1900 – 1950

Kurt Weill — Youkali's composer

Photographic portrait of Kurt Weill in 1932
Kurt Weill, 1932. Bundesarchiv, Bild 146-2005-0119 / CC BY-SA 3.0 DE.

Youkali takes its name from a quiet, mournful tango written by the German-American composer Kurt Weill. Weill was born in Dessau, Germany, in 1900, the son of a synagogue cantor. He studied composition with Engelbert Humperdinck and Ferruccio Busoni, and by the age of twenty-two the Berlin Philharmonic had already premiered two of his works.

Berlin

Weill came of age at the end of the First World War, in a Europe that was both spiritually exhausted and remarkably creative. The carnage of the war had shattered the smug nineteenth-century illusion that Western societies had achieved civilisation under wise, benign leaders. When the smoke cleared, every art form underwent radical change — from old habits of charm and harmony to new visions of fear, satire and despair. Even old forms could not disguise the war’s legacy; the era produced compositions for brilliant young pianists returning home minus a hand.

Weill’s musical legacy is enormous, and almost all of it broke new ground. His most enduring works of this period were his Berlin cabaret and theatre collaborations with Bertolt Brecht — The Threepenny Opera and The Rise and Fall of the City of Mahagonny. “Mack the Knife” is from the first; the “Alabama Song”, made famous by Jim Morrison and The Doors, from the second. Mahagonny is a very different place from the serene island of Youkali — an Alabama city catering to every human depravity, where the only crime is not paying the bill.

Exile

When the Nazis took power in 1933, Brecht-and-Weill works were among the first to be banned and burned. Weill fled to Paris. There, in 1934, he wrote Youkali as incidental music for Jacques Deval’s play Marie Galante — first as an instrumental tango habanera, later given words by Roger Fernay.

America

Photographic portrait of Langston Hughes in 1936
Langston Hughes by Carl Van Vechten, 1936. Library of Congress, Van Vechten collection — public domain.

Weill fled on from Paris to New York. He quickly linked up with writers and lyricists like Ira Gershwin, Oscar Hammerstein, Maxwell Anderson, Elmer Rice, the humorist S. J. Perelman, and the literary giant of the Harlem Renaissance, Langston Hughes. Hughes’s “Lonely House”, set by Weill, is one of his most beautiful ballads.

Weill also adapted Lost in the Stars from Alan Paton’s novel of South African racial oppression, Cry, the Beloved Country. Though adept at light romantic comedy, with Broadway hits to his credit (Knickerbocker Holiday, with its memorable “September Song”, and One Touch of Venus, with its standard “Speak Low”), Weill instinctively sought projects with serious political and human themes.

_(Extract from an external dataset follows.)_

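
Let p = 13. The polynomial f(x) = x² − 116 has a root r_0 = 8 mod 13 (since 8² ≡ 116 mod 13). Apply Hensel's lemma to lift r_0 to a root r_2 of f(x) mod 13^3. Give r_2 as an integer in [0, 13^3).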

Beyond his brilliance, his contemporaries remembered Weill as warm, generous and fun-loving. His favourite haunts in his adopted New York were Manhattan’s drugstore soda fountains. He died of a heart attack in one of them in 1950. At the time he was working on a musical version of Huckleberry Finn with Maxwell Anderson.

A note on listening

Weill’s music tends to be an instant and intimate pleasure — laughter, sweeping romance, the electric joy of being alive — rather than a difficult, highbrow experience. A few starting points for listeners coming to it new: Teresa Stratas’s albums The Unknown Kurt Weill and Stratas Sings Weill; the compilation Lost in the Stars (Sting, Marianne Faithfull, Lou Reed and others); and Ute Lemper’s Weill recordings.